Published online Jul 14, 2017. doi: 10.3748/wjg.v23.i26.4767
Peer-review started: February 9, 2017
First decision: February 23, 2017
Revised: March 1, 2017
Accepted: May 4, 2017
Article in press: May 4, 2017
Published online: July 14, 2017
Processing time: 159 Days and 4.1 Hours
To report early imaging assessment of ablated area post electrochemotherapy (ECT) in patients with locally advanced pancreatic cancer (LAPC).
ECT was performed in 19 LAPC patients enrolled in an approved ongoing clinical phase I/II study. Before and after ECT, 18 patients underwent computed tomography (CT) scan, 11 patients underwent morphological and functional magnetic resonance (MR) scan (dynamic contrast enhanced-MRI) calculating wash-in slope (WIS) and wash-out slope (WOS); diffusion weighted imaging calculating pseudo-diffusivity (Dp), perfusion fraction (fp) and tissue diffusivity (Dt); 10 patients underwent positron emission tomography (PET). Response evaluation criteria in solid tumour (RECIST) on MR and CT were used to assess tumour therapy response. Choi on CT, PET response criteria in solid tumors (PERCIST) on PET and functional parameters on MR were used to evaluate treatment response.

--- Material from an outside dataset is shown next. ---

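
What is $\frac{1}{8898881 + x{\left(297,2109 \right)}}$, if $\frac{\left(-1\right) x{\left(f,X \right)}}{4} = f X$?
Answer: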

For each patient no significant reduction was measurable by CT and MR using RECIST. According Choi criteria a partial response was obtained in 18/18 (100.0%) patients. According PERCIST criteria 6/10 (60.0%) patients showed a partial response, 3/10 (30.0%) stable disease and 1/10 (10.0%) progression disease. Moreover, using functional MR parameters, a significant reduction of viable tumour after ECT can be observed. According ΔWIS and ΔWOS 9/11 (81.8%) patients exhibited a partial response and 2/11 (18.2%) stable disease; 8/11 (72.7%) patients were considered in partial response by ΔDp evaluation and 3/11 (27.3%) in stable disease; according ΔDt 7/11 (63.6%) patients showed a partial response, 1/11 (9.1%) showed progression of disease and 3/11 (27.3%) were stable. Perfusion fraction fp showed a significant reduction after ECT only in four patients. No significant difference was observed after ECT in signal intensity of T1-weighted images and T2-weighted images, and in equilibrium-phase of contrast study, according to χ2 test was observed. A good correlation was reported between ΔHounsfield unit and Δmaximum standardized uptake value and between Δfp and ΔWOS, with a significant statistically difference (P < 0.05) using Spearman correlation coefficient.
Perfusion and diffusion MR derived parameters, Choi, PERCIST criteria are more performant than morphological MR and CT criteria to assess ECT treatment response.
Core tip: Aim of this study was to assess and to report early imaging assessment of ablated area post electrochemotherapy in patients with locally advanced pancreatic cancer emphasizing the role of new functional imaging tools in magnetic resonance imaging compared to standard morphological response evaluation criteria in solid tumour, Choi criteria and positron emission tomography response evaluation criteria in solid tumour.